Richie Power was one of those taking advantage of an ice machine that was working overtime, the full-forward showing the signs of a bruising 70 minutes.

“It was a very, very tough battle out there,” he said, nursing an ice pack on some sore ribs. “We expected that coming up and prepared fierce well for that game. We knew that it was going to take an awfully big performance to get past Tipp, which thankfully we got.”

The intensity of the game was there for all to see, not least from the number of players who duked it out in a no-holds-barred style within seconds of the throw-in. With so much on the line, Power wasn’t surprised.
“You always have that at the start of a championship game, especially an All-Ireland semi-final,” he said. “We took the good with the bad and stood up to Tipp. Once the game settled we got into our plan and did what we set out to do.”

That plan involved an early goal, which Kilkenny duly got. But Tipp didn’t lie down.


“We were five points up at one stage in the first half and then ended up going in a point down at the interval,” Power recalled. “We regrouped at half-time and spoke about what we wanted from the game - everyone saw in the first 10 minutes of the second half what it was we had talked about. The intensity was incredible, everyone fighting for every ball and each other, which was the main thing.”

Incredibly, Kilkenny rattled off 3-15 in the final 35 minutes of the game to Tipp’s five points. Even more incredibly, Power didn’t realise they had run up such a tally!

“I didn’t know it was that much,” he said. “It was incredible, but I think a big part was that lads gave the ball to players who were in the better positions to put it over the bar. It didn’t matter who got the goals or the points, we all worked hard for each other. That showed out there.”

That was the big difference between the teams. While Tipp’s forwards were distracted, Kilkenny retained full focus.

“I don’t know what happened to Tipp’s plan, but we stuck to ours for the 70 minutes,” said Power. “That’s all you can do. The performance was proof of the effort put in by the lads, especially those who came in. Michael Rice went off with a bad injury, which was a huge loss, but he had some inspirational words for us at half-time. I think that really drove us on.”

Kilkenny didn’t need a team-talk, it seems. Those words from an injured colleague provided the real spur.

“It was heartbreaking for Michael,” said Power. “He has had such bad luck with injuries over the last few years and to come off on such a big stage was tough.


“You could see the emotion on his face and in his voice,” Power recalled. “It was a real eye-opener, as it showed what the game meant to him and everyone else in the dressing-room. I think that showed in the second half.”

Speaking of injury, Power was happy to report that he was never going to be a doubt for the game, even after being forced out of the Limerick quarter-final at an early stage.

“There was no danger that I’d miss the match,” he said. “The concern was that there might be a dip in form - that was the big worry I had coming in as the last few games hadn’t gone as well for me. I was determined to work as hard as I could for the team.”
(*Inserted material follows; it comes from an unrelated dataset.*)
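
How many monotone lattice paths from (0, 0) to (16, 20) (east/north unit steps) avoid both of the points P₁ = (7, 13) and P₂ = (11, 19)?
Number of paths = 6190954710

Inclusion–exclusion. Total paths: C(36, 16) = 7307872110. Through P₁: C(20, 7)·C(16, 9) = 886828800. Through P₂: C(30, 11)·C(6, 5) = 327763800. Since P₁ is strictly southwest of P₂, a monotone path through both must visit P₁ then P₂; paths through both = C(20, 7)·C(10, 4)·C(6, 5) = 97675200. Avoid both = 7307872110 − 886828800 − 327763800 + 97675200 = 6190954710.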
It was that mention of work that brought images of the big day ahead.

“We have three weeks of tough work ahead of us now to prepare for the All-Ireland final with Galway,” he said “but we’ll look forward to every one of them.”

Not only have Kilkenny a record seventh successive All-Ireland to look forward to, they have another meeting with Galway. While some might see it as a chance to right a wrong, Power praised the Tribesmen for being the team who kick-started their charge to the decider.

“There’ll probably be a lot of talk in the media about us wanting revenge for losing the Leinster final, but at the end of the day it’s an All-Ireland final.

“It doesn’t matter who we’re playing, it just happens to be Galway,” he added. “They gave us a lesson in hurling in the Leinster final, but who knows? Maybe that was a blessing in disguise.”